Tuesday 23 February 2010

DXVA


At this stage I'm pretty much going to equate convenience with waiting time. Barring some unforeseen herculean effort of strength or agility, any movie-watching process you go through takes about the same amount of hassle so I'm firstly going to measure the time-to-screen of each process and the physical storage capacity required for a selection of movies.

I've got a bar to raise but its not set very high. With Broadcast TV you have to wait minutes, hours, or days to watch the program you want. Loading Film into a projector takes a lot of effort although less time than waiting for a scheduled TV broadcast. VHS is better, but having to rewind after (or before) watching takes time.
The digital world of DVDs and BluRay has just about taken the hassle out of media. You can pick a title and put it on within a minute. This is the ball park I want to be playing in.

For me, the process has been kick started by a colleague emigrating to Canada, and providing me with an excellent opportunity to buy a very cheap 36" TV which I am using as a starting point for my configuration. (Thanks Geoff!) This informs a number of other decisions - the immediate availability of a HD-TV promotes HD content over Film or VHS formats, for example. Given most of my content is SD, coming from Cable TV and DVDs, I would say I own exactly one HD-TV but am using between zero-and-one.

Since this is a HTPC blog, i'm going to ignore the option of a standalone BluRay player or PlayStation-3 console for now and defer that debate to another day.
For convenience, a Movies JukeBox is worth considering. You get a small(ish) unit and you can dial up a movie, on demand, from an updateable selection of titles. Second to this, the amount of physical storage space isn't a limitation on the amount of content. This is what I'm trying to achieve with a HTPC. I don't need to stream broadcast TV or record incoming signals, this is a playback device for HD Content.

Just looking at the mathematics, a 720x576 progressive frame image is 414720 pixels, but really half that because of interlacing. However a 1080p frame is a massive 2073600 pixels - ten times the bandwidth of the old Standard Def image. This gives us an impression that a lot more CPU time is going to be needed to decode that image and get it on-screen that was for a simple DVD.
Thankfully, Media Player Classic Home Cinema supports DXVA, pushing a lot of that needed number crunching onto the video card and allowing the use of shaders for post-processing as a free by-product.

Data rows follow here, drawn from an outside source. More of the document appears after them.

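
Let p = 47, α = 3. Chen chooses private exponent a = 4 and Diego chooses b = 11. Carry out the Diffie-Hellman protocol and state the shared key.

Diego sends B = α^b mod p = 3^11 mod 47.
3^1 ≡ 3 (mod 47)
3^2 = (3^1)^2 ≡ 3^2 = 9 ≡ 9 (mod 47)
3^4 = (3^2)^2 ≡ 9^2 = 81 ≡ 34 (mod 47)
3^8 = (3^4)^2 ≡ 34^2 = 1156 ≡ 28 (mod 47)
3^11 = 3^8 · 3^2 · 3^1 ≡ 28 · 9 · 3 ≡ 4 (mod 47).
So B = 4. Chen then computes K = B^a mod p = 4^4 mod 47.
4^1 ≡ 4 (mod 47)
4^2 = (4^1)^2 ≡ 4^2 = 16 ≡ 16 (mod 47)
4^4 = (4^2)^2 ≡ 16^2 = 256 ≡ 21 (mod 47)

21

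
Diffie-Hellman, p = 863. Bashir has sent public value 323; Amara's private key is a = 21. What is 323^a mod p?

Shared key K = 323^21 mod 863.
323^1 ≡ 323 (mod 863)
323^2 = (323^1)^2 ≡ 323^2 = 104329 ≡ 769 (mod 863)
323^4 = (323^2)^2 ≡ 769^2 = 591361 ≡ 206 (mod 863)
323^8 = (323^4)^2 ≡ 206^2 = 42436 ≡ 149 (mod 863)
323^16 = (323^8)^2 ≡ 149^2 = 22201 ≡ 626 (mod 863)
323^21 = 323^16 · 323^4 · 323^1 ≡ 626 · 206 · 323 ≡ 93 (mod 863).

93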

There are reports online of a Core2Duo E5200 being enough to play HD content using DXVA, so my E6600 should manage as long as its video card does the hard work. The two video cards I've tried are an old 7800GT and a fanless GeForce-9400. The first test is the 7800 in the Duo, because its already in and ready to go, but it just wasn't enough for 1080p.

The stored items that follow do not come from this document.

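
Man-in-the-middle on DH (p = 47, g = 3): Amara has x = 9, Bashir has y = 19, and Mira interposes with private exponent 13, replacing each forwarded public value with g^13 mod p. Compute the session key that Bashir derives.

2

Bashir receives Mira's public value M = 3^13 mod 47 instead of the honest one.
3^1 ≡ 3 (mod 47)
3^2 = (3^1)^2 ≡ 3^2 = 9 ≡ 9 (mod 47)
3^4 = (3^2)^2 ≡ 9^2 = 81 ≡ 34 (mod 47)
3^8 = (3^4)^2 ≡ 34^2 = 1156 ≡ 28 (mod 47)
3^13 = 3^8 · 3^4 · 3^1 ≡ 28 · 34 · 3 ≡ 36 (mod 47).
So M = 36. Bashir computes K = M^19 mod 47.
36^1 ≡ 36 (mod 47)
36^2 = (36^1)^2 ≡ 36^2 = 1296 ≡ 27 (mod 47)
36^4 = (36^2)^2 ≡ 27^2 = 729 ≡ 24 (mod 47)
36^8 = (36^4)^2 ≡ 24^2 = 576 ≡ 12 (mod 47)
36^16 = (36^8)^2 ≡ 12^2 = 144 ≡ 3 (mod 47)
36^19 = 36^16 · 36^2 · 36^1 ≡ 3 · 27 · 36 ≡ 2 (mod 47).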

In fact, the 7800GT just isn't man enough for DXVA support, and even in the quad I don't get perfect playback through just the CPU. Testing the 9400 in my quad-core playback is good, 1280x1024 test footage was fine and even 1080p plays back with CPU usage barely ticking up to 2%. Since I'd rather use the Duo as a media centre all I've got to do is get the 9400 in the E6600.
The first test has failed - after some playing about it does report DXVA playback although CPU Usage reaches 45% and playback stutters, and that is a problem to be solved another day.